The treatment of rhabdomyolysis is strictly based on accurate diagnosis. Aside from the fever, dark-colored urine, and metabolic disturbance of our patient, a sensitive indicator of rhabdomyolysis was the CK level, which reached 10,809 U/L. A higher CK level is associated with more severe muscle damage and a higher risk of acute kidney injury. Because of the critical condition and multidisciplinary problems of this case of rhabdomyolysis with acute infection, we organized a multidisciplinary diagnosis and treatment model implemented by the Orthopedics Department with input from the Nephrology Department, Infection Department, and Intensive Care Unit. Several physicians demonstrated that the patient had severe renal dysfunction and acute infection, and they suggested improving his renal function and controlling the infection preoperatively. However, other physicians believed that the necrotic muscle tissues in the sacrococcygeal bedsores were the primary and exact cause of other manifestations, and these physicians stated that debridement should be performed immediately to prevent fatal consequences such as renal failure and sepsis. We eventually adopted the latter opinion and performed debridement immediately. All symptoms and laboratory data gradually resolved or returned to normal postoperatively. To our knowledge, anesthetics mainly cause damage to renal function. In the present case, the patient had a long history of paraplegia, leading to the loss of skin sensation around the operative region. Thus, it was unnecessary to conduct an emergency operation with anesthesia to prevent further damage and reduce the risk of acute kidney injury.

This case illustrates that for patients complicated with rhabdomyolysis after surgery, it is even more important to remove the etiology than to immediately implement symptomatic treatment and infection control. The patient’s symptoms in this case markedly improved with thorough debridement. We believe that this case can provide treatment ideas for further research on rhabdomyolysis.

Conclusion

We have herein described a paraplegic patient who developed rhabdomyolysis and infection because of chronic sacrococcygeal pressure ulcers.
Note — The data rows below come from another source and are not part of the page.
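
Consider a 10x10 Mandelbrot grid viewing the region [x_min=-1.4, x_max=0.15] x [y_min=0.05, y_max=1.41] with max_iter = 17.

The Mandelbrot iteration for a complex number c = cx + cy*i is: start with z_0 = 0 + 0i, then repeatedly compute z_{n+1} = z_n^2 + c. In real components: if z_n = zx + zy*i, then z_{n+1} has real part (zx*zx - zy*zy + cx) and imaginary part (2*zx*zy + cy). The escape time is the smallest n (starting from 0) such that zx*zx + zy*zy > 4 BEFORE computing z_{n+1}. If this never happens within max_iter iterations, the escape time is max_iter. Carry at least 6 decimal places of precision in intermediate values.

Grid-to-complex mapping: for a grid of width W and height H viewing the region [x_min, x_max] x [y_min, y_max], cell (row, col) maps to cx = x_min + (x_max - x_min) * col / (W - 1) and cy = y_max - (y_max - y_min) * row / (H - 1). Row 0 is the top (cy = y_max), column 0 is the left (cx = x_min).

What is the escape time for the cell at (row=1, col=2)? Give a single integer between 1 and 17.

Answer: 2

Derivation:
z_0 = 0 + 0i, c = -1.0556 + 1.2589i
Iter 1: z = -1.0556 + 1.2589i, |z|^2 = 2.6990
Iter 2: z = -1.5262 + -1.3988i, |z|^2 = 4.2857
Escaped at iteration 2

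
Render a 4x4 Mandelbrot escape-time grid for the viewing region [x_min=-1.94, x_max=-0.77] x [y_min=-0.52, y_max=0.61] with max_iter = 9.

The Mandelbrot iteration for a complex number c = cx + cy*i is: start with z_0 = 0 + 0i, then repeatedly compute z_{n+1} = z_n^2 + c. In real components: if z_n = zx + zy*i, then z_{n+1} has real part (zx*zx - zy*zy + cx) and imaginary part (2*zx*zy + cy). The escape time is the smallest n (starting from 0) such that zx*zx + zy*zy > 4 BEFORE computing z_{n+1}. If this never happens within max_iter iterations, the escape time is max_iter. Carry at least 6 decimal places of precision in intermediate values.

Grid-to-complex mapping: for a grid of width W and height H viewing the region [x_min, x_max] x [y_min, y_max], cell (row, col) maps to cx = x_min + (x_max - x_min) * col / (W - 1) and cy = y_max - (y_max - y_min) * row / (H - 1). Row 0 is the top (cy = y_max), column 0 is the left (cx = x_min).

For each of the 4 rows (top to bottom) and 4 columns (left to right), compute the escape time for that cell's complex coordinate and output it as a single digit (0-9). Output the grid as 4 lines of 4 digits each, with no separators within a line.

Answer: 1345
3599
4699
1356

Derivation:
(row=0, col=0): c = -1.9400 + 0.6100i → escape time 1
(row=0, col=1): c = -1.5500 + 0.6100i → escape time 3
(row=0, col=2): c = -1.1600 + 0.6100i → escape time 4
(row=0, col=3): c = -0.7700 + 0.6100i → escape time 5
(row=1, col=0): c = -1.9400 + 0.2333i → escape time 3
(row=1, col=1): c = -1.5500 + 0.2333i → escape time 5
(row=1, col=2): c = -1.1600 + 0.2333i → escape time 9
(row=1, col=3): c = -0.7700 + 0.2333i → escape time 9
(row=2, col=0): c = -1.9400 + -0.1433i → escape time 4
(row=2, col=1): c = -1.5500 + -0.1433i → escape time 6
(row=2, col=2): c = -1.1600 + -0.1433i → escape time 9
(row=2, col=3): c = -0.7700 + -0.1433i → escape time 9
(row=3, col=0): c = -1.9400 + -0.5200i → escape time 1
(row=3, col=1): c = -1.5500 + -0.5200i → escape time 3
(row=3, col=2): c = -1.1600 + -0.5200i → escape time 5
(row=3, col=3): c = -0.7700 + -0.5200i → escape time 6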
Despite the rarity of rhabdomyolysis, it is important for surgeons to be familiar with possible complications. The best available evidence indicates that the prognosis depends on the extension and clinical severity of rhabdomyolysis as well as on early and prompt medical intervention. ¹³ We have reported this case to aid physicians in the diagnosis of rhabdomyolysis caused by chronic pressure ulcers.